The showers are simply one of several steps of a biosecurity plan. Biosecurity is the term used to describe all of the processes in place to keep the pigs inside the barn as safe and healthy as possible – away from the germs and diseases outside the barn.
When coming to the barn you step into the dirty side – and if you are simply making a delivery you drop it through a window where it will be cleaned and disinfected. If you are coming to visit the animals or work – such as a farmer or a veterinarian – you will then step into a shower room.
Everything you have on when you enter the “dirty side” of the shower room comes off and goes onto a shelf or into a cubbie hole. You then jump into a shower and get scrubby with the bubbles all over – hair, glasses, jewelry included.
When you finish getting clean you step out of the shower into the “clean side” of the shower room where there are uniforms – usually scrubs or coveralls – waiting as well as all the undies and socks you might need.

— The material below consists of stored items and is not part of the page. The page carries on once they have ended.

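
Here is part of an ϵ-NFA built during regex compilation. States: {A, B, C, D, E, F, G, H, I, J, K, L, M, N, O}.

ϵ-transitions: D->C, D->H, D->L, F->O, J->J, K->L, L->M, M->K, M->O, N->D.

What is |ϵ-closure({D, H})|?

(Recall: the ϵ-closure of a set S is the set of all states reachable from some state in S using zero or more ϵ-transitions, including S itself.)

7

Start with {D, H}.
From D via ϵ: add C, L.
From L via ϵ: add M.
From M via ϵ: add K, O.
ϵ-closure = {C, D, H, K, L, M, O}, which has 7 states.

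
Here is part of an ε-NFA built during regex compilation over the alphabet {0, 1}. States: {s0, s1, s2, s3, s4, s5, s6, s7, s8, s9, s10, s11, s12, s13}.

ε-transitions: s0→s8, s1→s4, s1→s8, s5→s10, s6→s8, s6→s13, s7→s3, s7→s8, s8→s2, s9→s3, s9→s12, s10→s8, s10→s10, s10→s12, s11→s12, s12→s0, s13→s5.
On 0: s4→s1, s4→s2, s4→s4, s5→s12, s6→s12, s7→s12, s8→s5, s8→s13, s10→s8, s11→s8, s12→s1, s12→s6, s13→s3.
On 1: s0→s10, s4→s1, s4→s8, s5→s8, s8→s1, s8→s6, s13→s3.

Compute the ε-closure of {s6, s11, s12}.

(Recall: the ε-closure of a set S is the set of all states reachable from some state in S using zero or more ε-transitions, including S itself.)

{s0, s2, s5, s6, s8, s10, s11, s12, s13}

Start with {s6, s11, s12}.
From s6 via ε: add s8, s13.
From s12 via ε: add s0.
From s8 via ε: add s2.
From s13 via ε: add s5.
From s5 via ε: add s10.
No new states can be added; the closed set is {s0, s2, s5, s6, s8, s10, s11, s12, s13}.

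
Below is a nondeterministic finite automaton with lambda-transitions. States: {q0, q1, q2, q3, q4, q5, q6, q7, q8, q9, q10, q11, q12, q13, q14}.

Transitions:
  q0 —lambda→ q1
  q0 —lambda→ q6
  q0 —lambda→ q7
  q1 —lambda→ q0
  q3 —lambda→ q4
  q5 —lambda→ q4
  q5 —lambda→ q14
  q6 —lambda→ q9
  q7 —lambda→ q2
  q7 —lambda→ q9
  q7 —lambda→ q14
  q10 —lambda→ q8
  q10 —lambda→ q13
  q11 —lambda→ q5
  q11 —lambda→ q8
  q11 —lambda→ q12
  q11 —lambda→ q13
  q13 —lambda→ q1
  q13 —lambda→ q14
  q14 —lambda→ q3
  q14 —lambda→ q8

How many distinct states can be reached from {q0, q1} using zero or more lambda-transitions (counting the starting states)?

10

Start with {q0, q1}.
From q0 via lambda: add q6, q7.
From q6 via lambda: add q9.
From q7 via lambda: add q2, q14.
From q14 via lambda: add q3, q8.
From q3 via lambda: add q4.
lambda-closure = {q0, q1, q2, q3, q4, q6, q7, q8, q9, q14}, which has 10 states.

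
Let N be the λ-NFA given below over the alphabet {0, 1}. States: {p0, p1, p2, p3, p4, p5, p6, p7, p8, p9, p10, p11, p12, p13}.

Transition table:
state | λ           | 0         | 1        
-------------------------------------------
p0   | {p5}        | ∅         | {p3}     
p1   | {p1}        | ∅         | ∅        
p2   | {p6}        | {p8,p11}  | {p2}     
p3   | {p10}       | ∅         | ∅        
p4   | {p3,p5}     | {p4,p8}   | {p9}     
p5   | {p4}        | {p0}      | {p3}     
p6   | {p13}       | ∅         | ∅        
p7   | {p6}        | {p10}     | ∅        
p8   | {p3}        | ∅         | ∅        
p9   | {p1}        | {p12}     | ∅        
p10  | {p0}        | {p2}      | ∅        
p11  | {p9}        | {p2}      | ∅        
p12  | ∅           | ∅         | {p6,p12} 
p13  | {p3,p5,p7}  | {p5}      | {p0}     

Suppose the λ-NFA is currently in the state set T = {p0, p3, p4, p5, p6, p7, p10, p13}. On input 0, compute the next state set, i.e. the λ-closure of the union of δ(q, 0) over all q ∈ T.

{p0, p2, p3, p4, p5, p6, p7, p8, p10, p13}

p4 on 0 → {p4, p8}.
p5 on 0 → {p0}.
p7 on 0 → {p10}.
p10 on 0 → {p2}.
p13 on 0 → {p5}.
No 0-transition from p0, p3, p6.
Union after reading 0: {p0, p2, p4, p5, p8, p10}.
Now take the λ-closure:
From p2 via λ: add p6.
From p4 via λ: add p3.
From p6 via λ: add p13.
From p13 via λ: add p7.
No new states can be added; the closed set is {p0, p2, p3, p4, p5, p6, p7, p8, p10, p13}.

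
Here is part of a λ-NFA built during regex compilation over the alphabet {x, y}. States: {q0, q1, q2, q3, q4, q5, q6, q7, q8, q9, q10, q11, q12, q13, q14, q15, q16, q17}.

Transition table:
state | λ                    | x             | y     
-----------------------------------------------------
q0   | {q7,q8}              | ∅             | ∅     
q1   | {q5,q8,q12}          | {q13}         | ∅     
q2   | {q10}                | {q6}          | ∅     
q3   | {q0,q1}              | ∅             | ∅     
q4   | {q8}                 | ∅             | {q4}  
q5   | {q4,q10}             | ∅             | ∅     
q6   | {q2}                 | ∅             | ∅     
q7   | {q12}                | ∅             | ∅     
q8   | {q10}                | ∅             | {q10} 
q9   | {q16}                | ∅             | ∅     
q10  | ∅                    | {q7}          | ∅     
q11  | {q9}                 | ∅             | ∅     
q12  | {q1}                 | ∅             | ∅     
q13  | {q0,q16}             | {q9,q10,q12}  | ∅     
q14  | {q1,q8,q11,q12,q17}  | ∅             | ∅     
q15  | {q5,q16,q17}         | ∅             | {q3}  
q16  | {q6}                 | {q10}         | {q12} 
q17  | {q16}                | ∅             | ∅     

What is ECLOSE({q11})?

{q2, q6, q9, q10, q11, q16}

Start with {q11}.
From q11 via λ: add q9.
From q9 via λ: add q16.
From q16 via λ: add q6.
From q6 via λ: add q2.
From q2 via λ: add q10.
No new states can be added; the closed set is {q2, q6, q9, q10, q11, q16}.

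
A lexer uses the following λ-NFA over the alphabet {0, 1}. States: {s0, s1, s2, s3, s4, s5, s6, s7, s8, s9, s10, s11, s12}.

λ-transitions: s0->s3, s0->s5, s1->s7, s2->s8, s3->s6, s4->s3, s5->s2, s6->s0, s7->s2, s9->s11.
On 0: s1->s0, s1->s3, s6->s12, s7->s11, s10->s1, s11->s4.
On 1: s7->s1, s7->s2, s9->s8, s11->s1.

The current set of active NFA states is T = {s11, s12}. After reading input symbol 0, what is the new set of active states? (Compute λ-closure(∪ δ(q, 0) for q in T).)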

This ensures that no matter what you may have touched – you are as clean and germ-free as one can be when you enter the barn and are around the pigs.
On the reverse – as the farmer leaves the barn they also take another shower. This is another step in the biosecurity plan to keep any germs which could be inside the barn from spreading to any other barns. Are you willing to take two showers a day for your job?
There is more to biosecurity than showers though. Before you even get to the barn you will almost always see a sign hanging on a fence letting you know that no unauthorized vehicles are allowed past this certain point. This isn’t because the farmers inside are hiding something – but so that no disease or germs are brought near the barn where farmers will be walking.
When vehicles must come to the farm – such as feed deliveries and trucks which deliver pigs – those trucks are cleaned between loads and the drivers stay outside the barn while the farmers stay inside.
Of course the trucks are often scrubbed down with disinfecting soap and water but sometimes they are driven into a garage-like building called a truck baker. The doors close after the trailer is dropped in the building and sealed. The temperature is increased in the “baker” until it is high enough to kill bacteria.
As pigs move in and out of barns everything is soaped up and cleaned between groups of pigs. Just because bacteria may be carried without a problem by one group of pigs – it doesn’t mean the next group will be affected (or not be affected) by the bacteria in the same way.
After sows and the piglets separate into their appropriate groups – all of the pens are power washed. The next group of pigs to come to the farrowing stalls will have the cleanest pens possible.
All of the above steps are taken to keep all of the animals in the best possible health. When the animals are healthy they will get sick less often and the less antibiotics are needed. These are all important factors to Oklahoma’s farmers.